The sweet smell of incense permeated the air as I followed behind a queue of people moving slowly down the red and ochre carpet to receive the body of Christ in communion. The choir sang a Gregorian chant, and I had reached a somewhat symbiotic state of bliss. I was no longer in the secular world of Harrod’s, but dwelt in the spirit of the sublime.
After the Mass, I walked around the church investigating the other magnificent altars dedicated to the Saints of the Church. The simplest being the Calvary Altar, where above a lone prayer table hung a superbly carved wooden crucifix. The St.Wilfred Chapel contained the altar of the English martyrs and the only known religious painting by Rex Whistler. I found the large marble altar in the Lady Chapel had originally been in the Dominican Church in Brescia, Italy and the St. Patrick’s Chapel was decorated with Wood panels painted in 1517-70 by the Flemish painter Frans Floris.
I went on to ponder the wonder of the Chapels of St. Mary Magdalene, St. Joseph’s, The Sacred Heart, St. Sebastian’s and the Seven Dolours Chapel with a black and white study of Our Lady of Sorrows. The paintings and statuary in these chapels were breathtaking and small lighted candles indicated the devoted who had prayed before them.
By the time I left the Oratory I was overwhelmed with the impact the visit had made upon me and before I left London I was to be drawn back to experience these emotions three more times.
I wondered at myself devoting so much of my valuable time revisiting the same place when I could have explored so much more of London.

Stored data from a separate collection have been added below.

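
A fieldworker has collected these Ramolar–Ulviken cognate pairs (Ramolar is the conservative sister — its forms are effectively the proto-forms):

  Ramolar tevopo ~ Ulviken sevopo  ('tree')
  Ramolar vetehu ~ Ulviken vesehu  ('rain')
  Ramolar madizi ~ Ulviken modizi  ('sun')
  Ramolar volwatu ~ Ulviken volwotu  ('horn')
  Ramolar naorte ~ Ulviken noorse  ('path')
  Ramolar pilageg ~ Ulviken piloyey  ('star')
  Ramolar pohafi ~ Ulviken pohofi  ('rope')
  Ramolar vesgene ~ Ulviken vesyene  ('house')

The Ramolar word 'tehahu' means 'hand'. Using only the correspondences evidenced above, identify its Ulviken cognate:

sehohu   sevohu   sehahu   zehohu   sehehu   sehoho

sehohu

tevopo ~ sevopo — Ramolar t corresponds to Ulviken s word-initially before a front vowel.
madizi ~ modizi, volwatu ~ volwotu — Ramolar a corresponds to Ulviken o after a consonant, before a consonant other than r, m, n, p, b, f, v.
Applying these to Ramolar 'tehahu':
  tehahu → sehahu   (t→s word-initially before a front vowel)
  sehahu → sehohu   (a→o after a consonant, before a consonant other than r, m, n, p, b, f, v)
So the Ulviken cognate is 'sehohu'.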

Somehow the atmosphere in that Church answered all my needs. I was lifted out of the secular into the divine. Harrods with its enticing array of goods was merely a mirage compared to the wealth of inspiration I found at the Oratory.
I discovered The Oratory is the second largest Catholic Church in London and is home to the priests of “The Congregation of The Oratory of St. Philip Neri,” or as they are often referred to as, the “Oratarians.”
The Church is dedicated to the memory of St. Philip Neri, a zealous priest, ordained in Rome in 1551. Philip believed that music and song had the power to uplift the spirit to the divine and to that end he gathered together a small group of laymen for worship introducing them to the love of music and song. The Italians used the word ‘Oratory” to describe these gatherings. The numbers grew to such an extent that Pope Gregory XIII gave him and his followers the Church of Santa Maria in Vallicella which later became Chiesa Nuova. Then Philip formed “The Congregation of the Oratory” with a group of priests and brothers. The Oratory became one of Rome’s famous centres for sacred music. Some of the greatest musicians of the time gained inspiration and musical opportunities from the Roman Oratory. And to this day the “Oratarians” continue the tradition of St. Philip of Neri with serious devotion to worship and song.
There could be nothing finer than hearing Palestrina, Mozart and Bach echo through your heart within the walls of the London Oratory. Glory be to God.